Rule 12.VOLUNTARY DISMISSAL OF ACTIONS
Rule 12. VOLUNTARY DISMISSAL OF ACTIONS · Not amended since adoption on record · Last verified July 17, 2026
Full Text of Rule 12
Plain-English Summary
Rule 12 puts a price tag on walking away from a case after the jury has already been picked. If a party voluntarily dismisses a civil action once the trial jury has been empaneled, that party gets stuck with all the court costs tied to that jury — not just fees for the panel that was seated, but juror fees for every panel the court had to draw from in the process of selecting that trial jury.

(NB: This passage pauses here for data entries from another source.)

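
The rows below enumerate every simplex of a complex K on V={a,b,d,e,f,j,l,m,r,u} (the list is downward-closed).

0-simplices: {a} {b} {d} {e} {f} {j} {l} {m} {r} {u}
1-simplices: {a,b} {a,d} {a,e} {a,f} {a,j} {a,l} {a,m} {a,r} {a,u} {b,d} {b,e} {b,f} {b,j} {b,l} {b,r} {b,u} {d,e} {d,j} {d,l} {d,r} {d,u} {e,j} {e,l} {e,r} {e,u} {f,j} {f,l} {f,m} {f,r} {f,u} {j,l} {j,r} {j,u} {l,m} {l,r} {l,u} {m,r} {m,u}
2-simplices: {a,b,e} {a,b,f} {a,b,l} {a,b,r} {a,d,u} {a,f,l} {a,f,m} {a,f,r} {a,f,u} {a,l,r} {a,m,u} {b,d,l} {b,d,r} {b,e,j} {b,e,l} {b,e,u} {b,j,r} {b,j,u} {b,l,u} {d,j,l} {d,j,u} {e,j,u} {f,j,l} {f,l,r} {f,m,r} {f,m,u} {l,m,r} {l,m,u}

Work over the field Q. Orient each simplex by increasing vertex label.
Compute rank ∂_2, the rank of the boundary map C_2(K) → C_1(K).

rank∂_2=25

n_0=10 n_1=38 n_2=28  [Q]
∂1: piv[ab,ad,ae,af,aj,al,am,ar,au] rk=9  ker:bd,be,bf,bj,bl,br,bu,de,dj,dl,dr,du,ej,el,er,eu,fj,fl,fm,fr,fu,jl,jr,ju,lm,lr,lu,mr,mu
∂2: piv[abe,abf,abl,abr,adu,afl,afm,afr,afu,alr,amu,bdl,bdr,bej,bel,beu,bjr,bju,blu,djl,dju,fjl,fmr,lmr,lmu] rk=25  ker:eju,flr,fmu
rk∂_2=25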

There is one carve-out: a dismissal that happens because the parties reached a final settlement, with its terms dictated into the record in court or in chambers, does not trigger the cost-shift. The distinction the rule draws is between a genuine resolution of the case and a dismissal for other reasons after the county has already spent the resources of summoning and empaneling a jury. The former does not cost the dismissing party anything extra; the latter does.
Frequently Asked Questions
When does Rule 12’s cost-shifting apply?
When a civil action is voluntarily dismissed after the trial jury has been empaneled.
What costs get taxed against the dismissing party?
All court costs, including juror fees incurred for all panels from which the trial jury was selected.
Is there an exception to this cost-shifting rule?
Yes. Dismissals resulting from a final settlement agreement whose terms are dictated into the record are excluded.
Does the settlement need to be formalized in a particular way to qualify for the exception?
Yes. The terms must be dictated, in court or in chambers, into the record.
Does the rule cover costs beyond the final selected jury panel?
Yes. It covers juror fees for all panels from which the trial jury was selected, not just the seated jury.